Mes Grands-Parents, ma Mère, ma Tante et mon Arrière Grand-Mère habitaient une échoppe cette voie non classée (Flammarion 1985), dont parle Anne-Marie Garat, écrivain bordelais. Ils habitaient tous le quartier situé dans le périmètre de la rue du Jardin Public, cours de Luze et de la Rue Camille Godard. 

Ce matin 14 juin 2010, j'ai pu lire dans "Sud-Ouest", Bordeaux 1940, dans la nuit du 19 au 20 juin, les obus allemands marquèrent le vrai début de la guerre.

"La ville de Bordeaux a subit plusieurs bombardements, notamment dans ses quartiers nord à cause de la base sous-marine. Mais le premier fut allemand et eut lieu dans la nuit du 19 au 20 juin 1940. Un bombardement d'autant moins prévisible que les pourparlers d'armistice avaient déjà commencé. Il n'en marqua pas moins le vrai début de la guerre en Gironde.
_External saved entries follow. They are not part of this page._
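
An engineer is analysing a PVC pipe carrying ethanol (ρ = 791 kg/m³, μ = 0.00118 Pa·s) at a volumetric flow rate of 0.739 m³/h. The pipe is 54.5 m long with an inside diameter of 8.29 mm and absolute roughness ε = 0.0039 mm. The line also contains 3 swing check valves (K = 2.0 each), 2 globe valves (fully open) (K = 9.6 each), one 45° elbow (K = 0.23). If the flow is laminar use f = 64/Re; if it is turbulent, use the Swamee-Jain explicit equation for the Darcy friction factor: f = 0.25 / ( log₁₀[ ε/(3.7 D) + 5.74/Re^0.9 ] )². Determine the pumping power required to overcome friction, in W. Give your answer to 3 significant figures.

Q = 0.739 m³/h = 0.739/3600 = 0.0002053 m³/s.
Cross-sectional area A = πD²/4 = π(0.00829)²/4 = 5.398e-05 m²; mean velocity V = Q/A = 0.0002053/5.398e-05 = 3.803 m/s.
Reynolds number Re = ρVD/μ = 791 · 3.803 · 0.00829 / 0.00118 = 2.113e+04.
Re > 4000 → turbulent. Relative roughness ε/D = 3.9e-06/0.00829 = 0.00047. Swamee-Jain: f = 0.25/(log₁₀[0.00047/3.7 + 5.74/2.113e+04^0.9])² = 0.25/(log₁₀[0.000127 + 0.000735])² = 0.25/(-3.064)² = 0.02662.
Total minor-loss coefficient ΣK = 3·2 + 2·9.6 + 1·0.23 = 25.4.
ΔP = [f·L/D + ΣK]·(ρV²/2) = [0.02662·54.5/0.00829 + 25.4]·(791·3.803²/2) = [175 + 25.4]·5720 = 1.147e+06 Pa.
Pumping power P = QΔP = 0.0002053·1.147e+06 = 235.4 W = 235 W.

P ≈ 235 W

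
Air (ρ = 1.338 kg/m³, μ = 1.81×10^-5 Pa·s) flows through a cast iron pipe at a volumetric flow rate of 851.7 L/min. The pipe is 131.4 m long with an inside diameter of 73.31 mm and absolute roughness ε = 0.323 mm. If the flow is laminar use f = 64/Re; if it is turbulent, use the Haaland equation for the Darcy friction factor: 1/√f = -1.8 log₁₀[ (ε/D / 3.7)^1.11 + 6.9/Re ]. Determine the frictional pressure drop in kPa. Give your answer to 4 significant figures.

ΔP ≈ 0.4577 kPa

Q = 851.7 L/min = 851.7/60000 = 0.0142 m³/s.
Cross-sectional area A = πD²/4 = π(0.07331)²/4 = 0.004221 m²; mean velocity V = Q/A = 0.0142/0.004221 = 3.363 m/s.
Reynolds number Re = ρVD/μ = 1.338 · 3.363 · 0.07331 / 1.81e-05 = 1.822e+04.
Re > 4000 → turbulent. Relative roughness ε/D = 0.000323/0.07331 = 0.00441. Haaland: 1/√f = -1.8 log₁₀[(0.00441/3.7)^1.11 + 6.9/1.822e+04] = -1.8 log₁₀[0.000568 + 0.000379] = 5.443, so f = 0.03375.
Darcy-Weisbach: ΔP = f(L/D)(ρV²/2) = 0.03375·(131.4/0.07331)·(1.338·3.363²/2) = 0.03375·1792·7.566 = 457.7 Pa.
ΔP = 457.7 Pa = 0.4577 kPa.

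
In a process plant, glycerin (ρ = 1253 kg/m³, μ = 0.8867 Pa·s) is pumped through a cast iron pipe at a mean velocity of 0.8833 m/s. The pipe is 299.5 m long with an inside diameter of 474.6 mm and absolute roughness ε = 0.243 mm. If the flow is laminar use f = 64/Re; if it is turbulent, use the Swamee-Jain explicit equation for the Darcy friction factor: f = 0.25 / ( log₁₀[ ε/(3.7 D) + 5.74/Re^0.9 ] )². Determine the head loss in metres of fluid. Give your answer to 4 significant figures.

h_f ≈ 2.711 m

Reynolds number Re = ρVD/μ = 1253 · 0.8833 · 0.4746 / 0.887 = 592.4.
Re < 2300 → laminar flow, so f = 64/Re = 64/592.4 = 0.108 (the turbulent correlation is not needed).
Darcy-Weisbach: ΔP = f(L/D)(ρV²/2) = 0.108·(299.5/0.4746)·(1253·0.8833²/2) = 0.108·631.1·488.8 = 3.333e+04 Pa.
Head loss h_f = ΔP/(ρg) = 3.333e+04/(1253·9.81) = 2.711 m.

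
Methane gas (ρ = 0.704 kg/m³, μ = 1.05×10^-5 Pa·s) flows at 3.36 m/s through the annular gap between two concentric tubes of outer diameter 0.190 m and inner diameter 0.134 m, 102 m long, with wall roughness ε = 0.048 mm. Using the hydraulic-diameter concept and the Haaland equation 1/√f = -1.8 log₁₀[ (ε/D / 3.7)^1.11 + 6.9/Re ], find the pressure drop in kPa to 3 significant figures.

Hydraulic diameter D_h = 4A/P = D_o - D_i = 0.19 - 0.134 = 0.056 m.
Re = ρVD_h/μ = 0.704·3.36·0.056/1.05e-05 = 1.262e+04.
ε/D_h = 4.8e-05/0.056 = 0.000857; Haaland gives 1/√f = -1.8 log₁₀[9.23e-05+0.000547] = 5.75, so f = 0.03025.
ΔP = f(L/D_h)(ρV²/2) = 0.03025·102/0.056·3.974 = 218.9 Pa.
ΔP = 0.219 kPa.

ΔP ≈ 0.219 kPa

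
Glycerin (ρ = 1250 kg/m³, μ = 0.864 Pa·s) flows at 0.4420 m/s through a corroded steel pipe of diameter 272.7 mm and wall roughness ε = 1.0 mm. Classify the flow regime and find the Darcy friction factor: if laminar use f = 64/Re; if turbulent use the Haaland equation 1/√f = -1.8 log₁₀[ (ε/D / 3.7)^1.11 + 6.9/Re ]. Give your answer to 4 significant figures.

f ≈ 0.3670

Re = ρVD/μ = 1250·0.442·0.2727/0.864 = 174.4.
Re < 2300 → laminar, so f = 64/Re = 0.367 (roughness is irrelevant in laminar flow).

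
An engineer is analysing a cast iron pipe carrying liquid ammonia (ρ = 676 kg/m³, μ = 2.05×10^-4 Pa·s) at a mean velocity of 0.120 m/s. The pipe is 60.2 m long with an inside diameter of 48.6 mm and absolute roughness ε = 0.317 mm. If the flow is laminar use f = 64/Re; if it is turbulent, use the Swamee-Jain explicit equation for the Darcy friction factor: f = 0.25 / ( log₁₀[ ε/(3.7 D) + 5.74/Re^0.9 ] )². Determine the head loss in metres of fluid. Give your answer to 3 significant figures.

Reynolds number Re = ρVD/μ = 676 · 0.12 · 0.0486 / 0.000205 = 1.923e+04.
Re > 4000 → turbulent. Relative roughness ε/D = 0.000317/0.0486 = 0.00652. Swamee-Jain: f = 0.25/(log₁₀[0.00652/3.7 + 5.74/1.923e+04^0.9])² = 0.25/(log₁₀[0.00176 + 0.0008])² = 0.25/(-2.591)² = 0.03723.
Darcy-Weisbach: ΔP = f(L/D)(ρV²/2) = 0.03723·(60.2/0.0486)·(676·0.12²/2) = 0.03723·1239·4.867 = 224.5 Pa.
Head loss h_f = ΔP/(ρg) = 224.5/(676·9.81) = 0.0339 m.

h_f ≈ 0.0339 m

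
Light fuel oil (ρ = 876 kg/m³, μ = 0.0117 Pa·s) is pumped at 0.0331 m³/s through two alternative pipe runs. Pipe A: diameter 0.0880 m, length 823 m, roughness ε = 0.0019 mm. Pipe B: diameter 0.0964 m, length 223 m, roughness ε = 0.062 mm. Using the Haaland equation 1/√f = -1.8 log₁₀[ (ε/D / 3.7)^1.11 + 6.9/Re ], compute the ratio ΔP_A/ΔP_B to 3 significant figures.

Pipe A: V = Q/A = 0.0331/0.006082 = 5.442 m/s; Re = 3.586e+04; ε/D = 2.16e-05; Haaland → f = 0.0224; ΔP_A = f(L/D)(ρV²/2) = 2.717e+06 Pa.
Pipe B: V = Q/A = 0.0331/0.007299 = 4.535 m/s; Re = 3.273e+04; ε/D = 0.000643; Haaland → f = 0.02441; ΔP_B = f(L/D)(ρV²/2) = 5.086e+05 Pa.
ΔP_A/ΔP_B = 2.717e+06/5.086e+05 = 5.34.

ΔP_A/ΔP_B ≈ 5.34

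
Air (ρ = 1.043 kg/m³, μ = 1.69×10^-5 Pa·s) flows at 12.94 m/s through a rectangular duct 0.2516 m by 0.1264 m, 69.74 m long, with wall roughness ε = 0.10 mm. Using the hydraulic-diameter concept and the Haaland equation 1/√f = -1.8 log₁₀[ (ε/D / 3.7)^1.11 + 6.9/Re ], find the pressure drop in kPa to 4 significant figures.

ΔP ≈ 0.7167 kPa

Hydraulic diameter D_h = 4A/P = 4·(0.2516·0.1264)/(2·(0.2516+0.1264)) = 0.1272/0.756 = 0.1683 m.
Re = ρVD_h/μ = 1.043·12.94·0.1683/1.69e-05 = 1.344e+05.
ε/D_h = 0.0001/0.1683 = 0.000594; Haaland gives 1/√f = -1.8 log₁₀[6.14e-05+5.13e-05] = 7.106, so f = 0.0198.
ΔP = f(L/D_h)(ρV²/2) = 0.0198·69.74/0.1683·87.32 = 716.7 Pa.
ΔP = 0.7167 kPa.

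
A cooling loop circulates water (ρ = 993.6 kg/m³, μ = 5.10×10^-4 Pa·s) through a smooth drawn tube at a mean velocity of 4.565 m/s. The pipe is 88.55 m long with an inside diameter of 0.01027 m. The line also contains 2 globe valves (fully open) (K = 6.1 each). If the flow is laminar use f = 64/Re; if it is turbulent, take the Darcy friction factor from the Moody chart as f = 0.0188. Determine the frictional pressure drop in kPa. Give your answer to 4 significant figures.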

Peu avant minuit retentirent les sirènes. Toute la ville subit le feu dans la nuit : des boulevards à la Bastide en passant par les Chartrons, les quais, les quartiers du Jardin Public, Saint-Michel et le centre ville. La chronique rapporte des destructions cours de Luze, de la rue Camille-Godard, rue David Johnston etc.

Certains bombardiers suivaient la voie ferrée vers le Pays Basque et lâchaient leurs obus sur cet objectif stratégique. Il s'agissait avant tout d'un bombardement d'intimidation à l'intention des populations civiles mais aussi du gouvernement. Durant deux heures, les Bordelais se terrèrent dans les caves.

Certaines ne résistèrent pas aux obus et s'effondrèrent sur leurs occupants ou les noyèrent à cause des conduites d'eau éclatées, comme à Saint-Michel.

"Le ciel était rouge"

Dans "Sud-Ouest" du 17 juillet 1990 un témoin qui habitait alors rue Georges Bonnac (rue d'Arès à l'époque) raconte (...) quand la fin de l'alerte a sonné, nous sommes sortis et le ciel était rouge vers la Bourse, sur les quais où l'on voyait les flammes monter(...) je peux dire qu'il y avait autant de monde sur le cours du Chapeau Rouge qu'un jour de braderie. L'horloge de la bourse s'est arrêtée à l'heure des explosions et elle est restée bloquée des années."

Les témoins racontent aussi la chute d'une bombe sur une boulangerie à l'angle des rues Fondaudège et Maubourguet, tuant le commerçant et sa famille.

Sans doute plus de 80 morts

Le bilan officiel fit état de 63 morts et 185 blessés mais selon l'historien Albert Rèche, la gravité  des blessures de certaines victimes entraînèrent des decès supplémentaires dans les semaines, voire les mois suivants. D'autant que d'autre corps furent retrouvés beaucoup plus tard dans les décombres, si bien que le nombre de décès a probablement dépassé les 80 dans cette nuit du 19 au 20 juin 1940."

 

Ce bombardement a marqué les esprits de ma famille et souvent ma grand-mère maternelle m'a racontée quelle avait été sa peur viscérale, dans son échoppe il n'y avait pas de lieu où se réfugier.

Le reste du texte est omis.